Swimming in A Pool of Atoms and Molecules

For microscopic swimmers, near atomic levels, paddling is difficult because at such tiny lengths, water seems to be as thick as honey. Imagine if you will, swimming in a pool packed full of small beach balls instead of water. Not only would swimming be a difficult task, the simple action of moving from one of the pool to the other would require an enormous amount of effort and be very difficult due to the "viscosity' of the beach balls through which you were moving.

In an attempt to circumnavigate this viscosity, scientists from the University of Sheffield in England and their fellow colleagues have managed to develop plastic swimmers without any moving parts. The elimination of external "appendages", though they tend to aid in the movement of some objects through fluids, also add to the resistance experienced by the main body. They began their experiment by coating 1.6-micron-wide balls on one side with a very thin layer of platinum and then placed them in a solution comprised of hydrogen peroxide and water.
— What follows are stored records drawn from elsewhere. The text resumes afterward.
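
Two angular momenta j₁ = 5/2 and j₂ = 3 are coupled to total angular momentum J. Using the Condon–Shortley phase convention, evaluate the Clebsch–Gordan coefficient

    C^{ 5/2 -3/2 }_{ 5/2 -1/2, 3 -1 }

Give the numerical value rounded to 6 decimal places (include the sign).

j₁+j₂−J=3  J+j₁−j₂=2  J−j₁+j₂=3  j₁+j₂+J+1=9
(j₁±m₁, j₂±m₂, J±M) = (2,3,2,4,1,4)
P² = 576/35
sum k=1..2:
  [1] −1/8 = -1/8
  [2] +1/12 = 1/12
S = -1/24
C² = P²·S² = 1/35 ; C = -0.169031

−√(1/35) = -0.169031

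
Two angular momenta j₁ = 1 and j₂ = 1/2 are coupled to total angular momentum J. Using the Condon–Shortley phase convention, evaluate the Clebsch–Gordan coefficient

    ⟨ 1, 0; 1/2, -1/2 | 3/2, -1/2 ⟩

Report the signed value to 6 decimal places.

+√(2/3) = +0.816497

triangle: 0!·2!·1!/4! = 2/24
(j±m)!: 1!·1!·0!·1!·1!·2! = 2
prefactor² = (2J+1)·Δ·N² = 2/3
  k=0: +1/(0!·0!·1!·0!·1!·1!) = 1
Σ = 1  ⇒  CG² = 2/3·1² = 2/3
CG = +√(2/3) = +0.816497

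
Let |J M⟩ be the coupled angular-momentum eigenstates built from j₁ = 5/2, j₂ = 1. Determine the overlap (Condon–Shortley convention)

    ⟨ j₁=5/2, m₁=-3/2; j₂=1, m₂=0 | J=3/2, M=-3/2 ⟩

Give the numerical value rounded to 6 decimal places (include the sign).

√[4·2!3!0!/6! · 1!4!1!1!0!3!] = √(48/5)
  +(−1)^1/∏(1,1,3,0,0,0)! = -1/6  (running -1/6)
⟨..|..⟩ = √(48/5)·(-1/6) = -0.516398

-0.516398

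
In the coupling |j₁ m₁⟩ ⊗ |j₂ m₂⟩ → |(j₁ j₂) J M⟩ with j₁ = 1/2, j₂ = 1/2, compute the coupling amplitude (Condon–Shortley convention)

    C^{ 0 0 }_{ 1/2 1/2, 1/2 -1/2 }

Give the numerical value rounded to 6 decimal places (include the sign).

j₁+j₂−J=1  J+j₁−j₂=0  J−j₁+j₂=0  j₁+j₂+J+1=2
(j₁±m₁, j₂±m₂, J±M) = (1,0,0,1,0,0)
P² = 1/2
sum k=0..0:
  [0] +1/1 = 1
S = 1
C² = P²·S² = 1/2 ; C = +0.707107

+√(1/2) ≈ +0.707107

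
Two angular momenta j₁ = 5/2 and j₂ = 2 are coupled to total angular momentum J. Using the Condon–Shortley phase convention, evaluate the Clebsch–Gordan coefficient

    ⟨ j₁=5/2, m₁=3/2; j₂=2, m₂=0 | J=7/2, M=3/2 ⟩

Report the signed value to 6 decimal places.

triangle: 1!×4!×3!/9! = 144/362880
(j±m)!: 4!×1!×2!×2!×5!×2! = 23040
prefactor² = (2J+1)×Δ×N² = 512/7
  k=0: +1/(0!×1!×1!×2!×3!×1!) = 1/12
  k=1: −1/(1!×0!×0!×1!×4!×2!) = -1/48
Σ = 1/16  ⇒  CG² = 512/7×1/16² = 2/7
CG = +√(2/7) = +0.534522

+0.534522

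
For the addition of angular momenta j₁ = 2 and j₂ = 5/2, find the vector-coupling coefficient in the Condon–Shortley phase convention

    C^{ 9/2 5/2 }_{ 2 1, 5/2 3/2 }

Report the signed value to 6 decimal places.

√[10·0!4!5!/10! · 3!1!4!1!7!2!] = √(11520)
  +(−1)^0/∏(0,0,1,4,3,1)! = 1/144  (running 1/144)
⟨..|..⟩ = √(11520)·(1/144) = +0.745356

+√(5/9) = +0.745356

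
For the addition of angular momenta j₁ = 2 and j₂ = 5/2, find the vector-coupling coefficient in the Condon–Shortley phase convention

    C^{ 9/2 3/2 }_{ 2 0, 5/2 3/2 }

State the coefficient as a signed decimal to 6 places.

+0.597614

√[10·0!4!5!/10! · 2!2!4!1!6!3!] = √(23040/7)
  +(−1)^0/∏(0,0,2,4,2,1)! = 1/96  (running 1/96)
⟨..|..⟩ = √(23040/7)·(1/96) = +0.597614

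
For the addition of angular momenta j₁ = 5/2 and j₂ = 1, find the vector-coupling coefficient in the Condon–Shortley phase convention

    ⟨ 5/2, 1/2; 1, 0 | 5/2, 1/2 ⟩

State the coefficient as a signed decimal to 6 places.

triangle: 1!*4!*1!/7! = 24/5040
(j±m)!: 3!*2!*1!*1!*3!*2! = 144
prefactor² = (2J+1)*Δ*N² = 144/35
  k=0: +1/(0!*1!*2!*1!*2!*0!) = 1/4
  k=1: −1/(1!*0!*1!*0!*3!*1!) = -1/6
Σ = 1/12  ⇒  CG² = 144/35*1/12² = 1/35
CG = +√(1/35) = +0.169031

+√(1/35) = +0.169031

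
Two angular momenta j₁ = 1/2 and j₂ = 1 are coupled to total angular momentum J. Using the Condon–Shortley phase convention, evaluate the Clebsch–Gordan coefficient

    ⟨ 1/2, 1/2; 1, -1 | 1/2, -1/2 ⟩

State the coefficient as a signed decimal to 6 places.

j₁+j₂−J=1  J+j₁−j₂=0  J−j₁+j₂=1  j₁+j₂+J+1=3
(j₁±m₁, j₂±m₂, J±M) = (1,0,0,2,0,1)
P² = 2/3
sum k=0..0:
  [0] +1/1 = 1
S = 1
C² = P²·S² = 2/3 ; C = +0.816497

+0.816497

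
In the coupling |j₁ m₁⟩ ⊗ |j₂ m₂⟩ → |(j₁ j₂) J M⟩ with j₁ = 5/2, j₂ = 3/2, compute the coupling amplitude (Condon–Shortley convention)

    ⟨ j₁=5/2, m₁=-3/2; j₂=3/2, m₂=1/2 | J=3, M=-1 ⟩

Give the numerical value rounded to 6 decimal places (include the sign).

-0.639010

triangle: 1!×4!×2!/8! = 48/40320
(j±m)!: 1!×4!×2!×1!×2!×4! = 2304
prefactor² = (2J+1)×Δ×N² = 96/5
  k=0: +1/(0!×1!×4!×2!×0!×0!) = 1/48
  k=1: −1/(1!×0!×3!×1!×1!×1!) = -1/6
Σ = -7/48  ⇒  CG² = 96/5×(-7/48)² = 49/120
CG = −√(49/120) = -0.639010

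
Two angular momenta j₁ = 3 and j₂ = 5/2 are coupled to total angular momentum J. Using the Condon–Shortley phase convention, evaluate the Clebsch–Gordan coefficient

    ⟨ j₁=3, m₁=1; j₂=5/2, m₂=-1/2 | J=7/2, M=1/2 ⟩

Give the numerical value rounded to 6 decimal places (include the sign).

-0.125988  (= −√(1/63))

√[8·2!4!3!/10! · 4!2!2!3!4!3!] = √(9216/175)
  +(−1)^0/∏(0,2,2,2,2,1)! = 1/16  (running 1/16)
  +(−1)^1/∏(1,1,1,1,3,2)! = -1/12  (running -1/48)
  +(−1)^2/∏(2,0,0,0,4,3)! = 1/288  (running -5/288)
⟨..|..⟩ = √(9216/175)·(-5/288) = -0.125988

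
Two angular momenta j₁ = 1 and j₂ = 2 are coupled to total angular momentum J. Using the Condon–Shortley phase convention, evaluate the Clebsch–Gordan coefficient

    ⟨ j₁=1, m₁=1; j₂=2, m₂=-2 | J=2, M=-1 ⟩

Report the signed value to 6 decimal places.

triangle: 1!×1!×3!/6! = 6/720
(j±m)!: 2!×0!×0!×4!×1!×3! = 288
prefactor² = (2J+1)×Δ×N² = 12
  k=0: +1/(0!×1!×0!×0!×1!×3!) = 1/6
Σ = 1/6  ⇒  CG² = 12×1/6² = 1/3
CG = +√(1/3) = +0.577350

+0.577350  (= +√(1/3))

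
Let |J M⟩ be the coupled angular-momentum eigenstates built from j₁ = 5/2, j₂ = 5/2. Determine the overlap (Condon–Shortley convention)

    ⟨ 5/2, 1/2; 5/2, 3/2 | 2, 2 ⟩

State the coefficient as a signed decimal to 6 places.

+0.566947

√[5·3!2!2!/8! · 3!2!4!1!4!0!] = √(144/7)
  +(−1)^2/∏(2,1,0,2,2,0)! = 1/8  (running 1/8)
⟨..|..⟩ = √(144/7)·(1/8) = +0.566947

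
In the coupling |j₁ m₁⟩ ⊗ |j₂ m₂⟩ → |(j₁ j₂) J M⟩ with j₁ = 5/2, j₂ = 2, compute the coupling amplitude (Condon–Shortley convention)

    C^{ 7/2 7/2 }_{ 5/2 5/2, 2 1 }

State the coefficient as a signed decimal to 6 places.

+√(5/9) = +0.745356

√[8·1!4!3!/9! · 5!0!3!1!7!0!] = √(11520)
  +(−1)^0/∏(0,1,0,3,4,0)! = 1/144  (running 1/144)
⟨..|..⟩ = √(11520)·(1/144) = +0.745356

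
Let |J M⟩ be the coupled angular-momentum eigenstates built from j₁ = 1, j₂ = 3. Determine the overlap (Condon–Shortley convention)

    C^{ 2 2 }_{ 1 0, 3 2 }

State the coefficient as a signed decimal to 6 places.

−√(5/21) ≈ -0.487950

j₁+j₂−J=2  J+j₁−j₂=0  J−j₁+j₂=4  j₁+j₂+J+1=7
(j₁±m₁, j₂±m₂, J±M) = (1,1,5,1,4,0)
P² = 960/7
sum k=1..1:
  [1] −1/24 = -1/24
S = -1/24
C² = P²·S² = 5/21 ; C = -0.487950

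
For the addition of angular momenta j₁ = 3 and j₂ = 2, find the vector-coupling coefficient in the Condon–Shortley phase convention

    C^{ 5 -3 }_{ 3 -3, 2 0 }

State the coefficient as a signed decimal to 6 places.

j₁+j₂−J=0  J+j₁−j₂=6  J−j₁+j₂=4  j₁+j₂+J+1=11
(j₁±m₁, j₂±m₂, J±M) = (0,6,2,2,2,8)
P² = 1105920
sum k=0..0:
  [0] +1/2880 = 1/2880
S = 1/2880
C² = P²·S² = 2/15 ; C = +0.365148

+0.365148  (= +√(2/15))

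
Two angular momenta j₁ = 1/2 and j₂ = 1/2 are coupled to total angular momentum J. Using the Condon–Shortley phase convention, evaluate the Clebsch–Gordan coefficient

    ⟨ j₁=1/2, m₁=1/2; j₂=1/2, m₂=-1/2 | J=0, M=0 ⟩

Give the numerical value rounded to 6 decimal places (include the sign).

triangle: 1!×0!×0!/2! = 1/2
(j±m)!: 1!×0!×0!×1!×0!×0! = 1
prefactor² = (2J+1)×Δ×N² = 1/2
  k=0: +1/(0!×1!×0!×0!×0!×0!) = 1
Σ = 1  ⇒  CG² = 1/2×1² = 1/2
CG = +√(1/2) = +0.707107

+√(1/2) ≈ +0.707107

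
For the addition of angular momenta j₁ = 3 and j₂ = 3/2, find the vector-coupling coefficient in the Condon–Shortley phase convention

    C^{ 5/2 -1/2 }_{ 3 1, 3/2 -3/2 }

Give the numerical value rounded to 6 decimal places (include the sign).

+0.621059

j₁+j₂−J=2  J+j₁−j₂=4  J−j₁+j₂=1  j₁+j₂+J+1=8
(j₁±m₁, j₂±m₂, J±M) = (4,2,0,3,2,3)
P² = 864/35
sum k=0..0:
  [0] +1/8 = 1/8
S = 1/8
C² = P²·S² = 27/70 ; C = +0.621059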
The platinum metal catalyzes the breakdown of hydrogen peroxide into oxygen and water, which in turn propels the balls at speeds of up to five microns per second through the solution. To further show relationship, this is half as fast as comparably sized bacteria move. After a few seconds, though, the balls begin to get crowded and push around the surrounding atoms and molecules and finally begin to wander aimlessly.

The scientists propose that magnetic fields might help guide the swimmers and contribute to longer paths of purpose. They also suggest they might be able to adapt them for guided work in fluids such as blood, to help deliver drugs within the body.